A hunter of giant worms is surprised by the sentience of their prey. A flower sprouting in the palm of a hand delivers bad news. In an unknown country, power is transferred in hyper-sensual ways.
Whether fantastic or seemingly mundane, the twenty-four stories united in A Cage for Every Child unfold as uncanny encounters and brief sojourns in parallel worlds. Told in S. D. Chrostowska’s slyly provocative style, each tale questions the stability of our reality and the meaning of our pursuits.
S.D. Chrostowska is an instructor of Social and Political Thought at York University in Canada. Her essays, short fiction, and articles have appeared in The Believer, The Review of Contemporary Fiction, The Hedgehog Review, New German Critique, Public Culture, New Literary History, SubStance, boundary 2, among others.
Chrostowska was raised in Warsaw and divides her time between Toronto and Paris.

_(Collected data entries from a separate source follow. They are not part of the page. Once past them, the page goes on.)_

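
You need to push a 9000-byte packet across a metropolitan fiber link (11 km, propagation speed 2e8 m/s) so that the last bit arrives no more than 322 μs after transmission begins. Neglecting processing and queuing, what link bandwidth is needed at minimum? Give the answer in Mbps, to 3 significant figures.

270 Mbps

L = 72000 bits.
Propagation delay = 11000 / 200000000 = 55 μs.
Transmission budget = 322 − 55 = 267 μs.
R ≥ L / t_tx = 72000 bits / 0.000267 s = 270 Mbps.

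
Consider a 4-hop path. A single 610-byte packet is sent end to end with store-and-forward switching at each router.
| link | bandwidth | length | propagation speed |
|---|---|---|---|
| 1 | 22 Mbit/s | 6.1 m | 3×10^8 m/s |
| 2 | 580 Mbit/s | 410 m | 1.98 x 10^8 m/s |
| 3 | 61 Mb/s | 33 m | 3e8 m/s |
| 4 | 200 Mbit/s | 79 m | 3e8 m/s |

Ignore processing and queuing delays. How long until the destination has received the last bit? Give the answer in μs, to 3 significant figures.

337 μs

L = 610 × 8 = 4880 bits.
Transmission delays (L/R per hop): 221.818, 8.41379, 80, 24.4 μs; sum = 334.632 μs.
Propagation delays (d/s per hop): 0.0203333, 2.07071, 0.11, 0.263333 μs; sum = 2.46437 μs.
End-to-end = 337 μs.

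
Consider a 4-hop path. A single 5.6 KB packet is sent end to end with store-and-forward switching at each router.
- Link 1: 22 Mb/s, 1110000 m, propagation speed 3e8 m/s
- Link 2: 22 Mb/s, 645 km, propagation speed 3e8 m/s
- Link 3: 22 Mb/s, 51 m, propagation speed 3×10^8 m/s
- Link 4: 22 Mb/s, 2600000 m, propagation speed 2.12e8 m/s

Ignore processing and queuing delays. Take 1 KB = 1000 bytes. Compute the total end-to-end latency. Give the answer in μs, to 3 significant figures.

26300 μs

L = 44800 bits.
Transmission delay per hop = L/R = 44800/22000000 = 2036.36 μs; 4 hops → 8145.45 μs.
Propagation delays (d/s per hop): 3700, 2150, 0.17, 12264.2 μs; sum = 18114.3 μs.
End-to-end = 26300 μs.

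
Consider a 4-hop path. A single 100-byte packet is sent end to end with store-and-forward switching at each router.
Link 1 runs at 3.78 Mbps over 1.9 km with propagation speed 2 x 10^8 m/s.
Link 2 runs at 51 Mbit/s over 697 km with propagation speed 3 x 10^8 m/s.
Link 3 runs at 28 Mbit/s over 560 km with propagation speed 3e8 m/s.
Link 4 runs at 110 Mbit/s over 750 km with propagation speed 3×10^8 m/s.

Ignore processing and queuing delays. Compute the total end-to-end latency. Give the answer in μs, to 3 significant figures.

6960 μs

L = 100 × 8 = 800 bits.
Transmission delays (L/R per hop): 211.64, 15.6863, 28.5714, 7.27273 μs; sum = 263.171 μs.
Propagation delays (d/s per hop): 9.5, 2323.33, 1866.67, 2500 μs; sum = 6699.5 μs.
End-to-end = 6960 μs.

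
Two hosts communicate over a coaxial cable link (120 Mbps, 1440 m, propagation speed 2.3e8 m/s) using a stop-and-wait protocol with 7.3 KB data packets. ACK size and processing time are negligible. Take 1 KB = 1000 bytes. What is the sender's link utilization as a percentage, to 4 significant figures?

97.49 %

t_tx = L/R = 58400/120000000 = 0.000486667 s.
t_prop = 1440/2.3e+08 = 6.26087e-06 s; RTT = 1.25217e-05 s.
Cycle = t_tx + RTT = 0.000499188 s.
Utilization = t_tx / cycle = 0.000486667/0.000499188 = 97.49 %.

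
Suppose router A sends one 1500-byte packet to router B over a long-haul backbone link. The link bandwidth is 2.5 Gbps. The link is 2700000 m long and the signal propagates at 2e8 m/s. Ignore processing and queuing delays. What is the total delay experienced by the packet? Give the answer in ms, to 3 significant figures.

13.5 ms

L = 1500 × 8 = 12000 bits.
Transmission delay = L/R = 12000 / 2500000000 = 0.0048 ms.
Propagation delay = d/s = 2700000 m / 200000000 m/s = 13.5 ms.
Total = 13.5 ms.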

READING CANADIAN WRITER S. D. Chrostowska’s short fiction is like turning the brittle pages of a fabled, exotic encyclopedia hidden for centuries in a fusty, subterranean bookshop. Otherworldly could describe the atmosphere, but with its grounding in the familiar, uncanny is perhaps more appropriate. A Cage for Every Child is a book meant to disrupt the quotidian without alienating the reader, continuing a tradition of short-form writing that extends from Marcel Schwob to Jorge Luis Borges to, more recently, Ted Chiang. While clearly constructed from complex parts, most of Chrostowska’s stories can be boiled down to simple what-if statements. What if the inauguration of a sovereign included public humiliation at the hands of the masses? What if writing legally replaced speech as our official means of communication? What if worms became the only remaining animal protein available to humans? Or, a bit more pertinent — what if a “strange” substance born in a laboratory somehow escaped and became “lethal”?
The range of this collection is extraordinary, from the prose poem to the fantastic, and even to myth. A story published last year in The Puritan led me seek out more of Chrostowska's short fiction. This is as good as The Eyelid.